Maria Bartha, französische Sprachkoordinatorin des ICB
Nach einem kurzen oder auch langen Flug nach Budapest dauert es immer noch mehr als zwei Stunden, bis man die Stadt Debrecen erreicht hat, die 200 km von der Landeshauptstadt entfernt ist. Man findet einen einladenden Ort vor mit wunderschönen Blumen und großzügigen Plätzen, und mit einer alten Straßenbahnlinie, die das Bild der Hauptstraße prägt, die größtenteils für Fußgänger reserviert ist. Die geladenen Gäste wohnen in einem Hotel im Stadtzentrum, gleich neben dem Kulturzentrum, in dem der Chorwettbewerb stattfindet. Die Qualität und der Service sind hervorragend. Einige Gäste begrüßen ihre Sangeskollegen, die sie schon bei Chorwettbewerben in anderen Städten und Ländern kennen gelernt haben.
Jetzt sind sie alle hier für den 25. Internationalen Béla Bartók Chorwettbewerb und das Folklorefestival, die beide vom 25. bis zum 29. August 2012 in Debrecen durchgeführt werden. In diesem Jahr haben sich Chöre aus vierzehn Ländern von vier Kontinenten zur Teilnahme an diesem Ereignis eingefunden.
Die Jahre 2011 und 2012 markieren eine besondere Phase in der Geschichte der Stadt: Die Stadt wurde vor 650 Jahren als eine unabhängige königliche Residenz gegründet und feiert gleichzeitig den 150. Jahrestag des Beginns der örtlichen Musikerziehung. Außerdem wurde vor 130 Jahren Zoltán Kodály geboren, der das musikalische Leben der Region entscheidend geprägt hat. Im Jahr 2011 wurde in mehreren Veranstaltungen der fünfzigste Jahrestag der Gründung des Béla Bartók Chorwettbewerbs gefeiert, und der fünfundzwanzigste Wettbewerb dieser Reihe findet in diesem Jahr statt.
Es bietet sich ein farbenprächtiges Bild, als alle Chöre in einer Parade die kleine hölzerne Brücke überqueren und sich auf dem Platz vor der Bühne versammeln. Die meisten Chöre bestehen aus jungen Menschen, die ihre Trachten tragen und bekannte Lieder aus ihrer Heimat singen. Ihre Gesichter spiegeln ihre Freude. Morgen werden sie sich als Konkurrenten gegenüberstehen, aber jetzt genießen sie es, gleichgesinnten jungen Menschen aus weit entfernten Ländern zu begegnen, und sie warten ungeduldig auf den Abend, um sie besser kennen zu lernen.
Die Stadt Debrecen freut sich darüber, noch ein Mal Gastgeber für den Wettbewerb sein zu dürfen.
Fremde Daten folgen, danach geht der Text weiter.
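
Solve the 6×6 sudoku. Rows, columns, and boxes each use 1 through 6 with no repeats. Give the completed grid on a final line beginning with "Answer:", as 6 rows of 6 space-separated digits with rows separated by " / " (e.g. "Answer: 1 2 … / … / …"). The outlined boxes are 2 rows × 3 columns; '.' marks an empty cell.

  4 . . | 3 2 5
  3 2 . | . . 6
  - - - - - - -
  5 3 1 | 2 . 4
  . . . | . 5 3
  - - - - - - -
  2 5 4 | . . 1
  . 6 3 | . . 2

Step 1. [r5c4∈{6}] nothing but 6 survives at r5c4, so r5c4=6.
Step 2. [r2c5∈{1,4}] r2c5 is the only open cell in col 5 admitting 1, so r2c5=1.
Step 3. [r6c5∈{4}] r6c5 is down to just 4 ⇒ r6c5=4.
Step 4. [r4c3∈{2,6}] in row 4, 2 fits only at r4c3 ⇒ r4c3=2.
Step 5. [r4c4∈{1}] only 1 remains possible at r4c4 ⇒ r4c4=1.
Step 6. [r3c5∈{6}] only 6 remains possible at r3c5. So r3c5=6.
Step 7. [r5c5∈{3}] r5c5's peers cover all but 3, so r5c5=3.
Step 8. [r4c1∈{6}] r4c1 is down to just 6 ⇒ r4c1=6.
Step 9. [r6c1∈{1}] r6c1's peers cover all but 1. So r6c1=1.
Step 10. [r6c4∈{5}] only 5 remains possible at r6c4, so r6c4=5.
Step 11. [r1c3∈{6}] r1c3 is down to just 6 ⇒ r1c3=6.
Step 12. [r2c3∈{5}] nothing but 5 survives at r2c3 ⇒ r2c3=5.
Step 13. [r4c2∈{4}] only 4 remains possible at r4c2 ⇒ r4c2=4.
Step 14. [r2c4∈{4}] r2c4's peers cover all but 4. So r2c4=4.
Step 15. [r1c2∈{1}] only 1 remains possible at r1c2, so r1c2=1.

Answer: 4 1 6 3 2 5 / 3 2 5 4 1 6 / 5 3 1 2 6 4 / 6 4 2 1 5 3 / 2 5 4 6 3 1 / 1 6 3 5 4 2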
Der Bürgermeister von Debrecen, Herr Lajos Kósa, heißt alle teilnehmenden Chöre und die Vertreter der nationalen und internationalen Chorverbände herzlich willkommen, ebenso die Mitglieder der international besetzten Jury.
Am nächsten Morgen wird der Wettstreit beginnen. Zur Erinnerung werden nochmals die Regeln genannt: Beim Wettbewerb sind nur A-cappella-Chorwerke zur Aufführung zugelassen. Im Halbfinale und im Finale muss eine Chor-Komposition eines ungarischen Komponisten vor den selbst ausgewählten Titeln vorgetragen werden, und bei den selbst ausgewählten Liedern sind nur zeitgenössische Chorwerke zugelassen.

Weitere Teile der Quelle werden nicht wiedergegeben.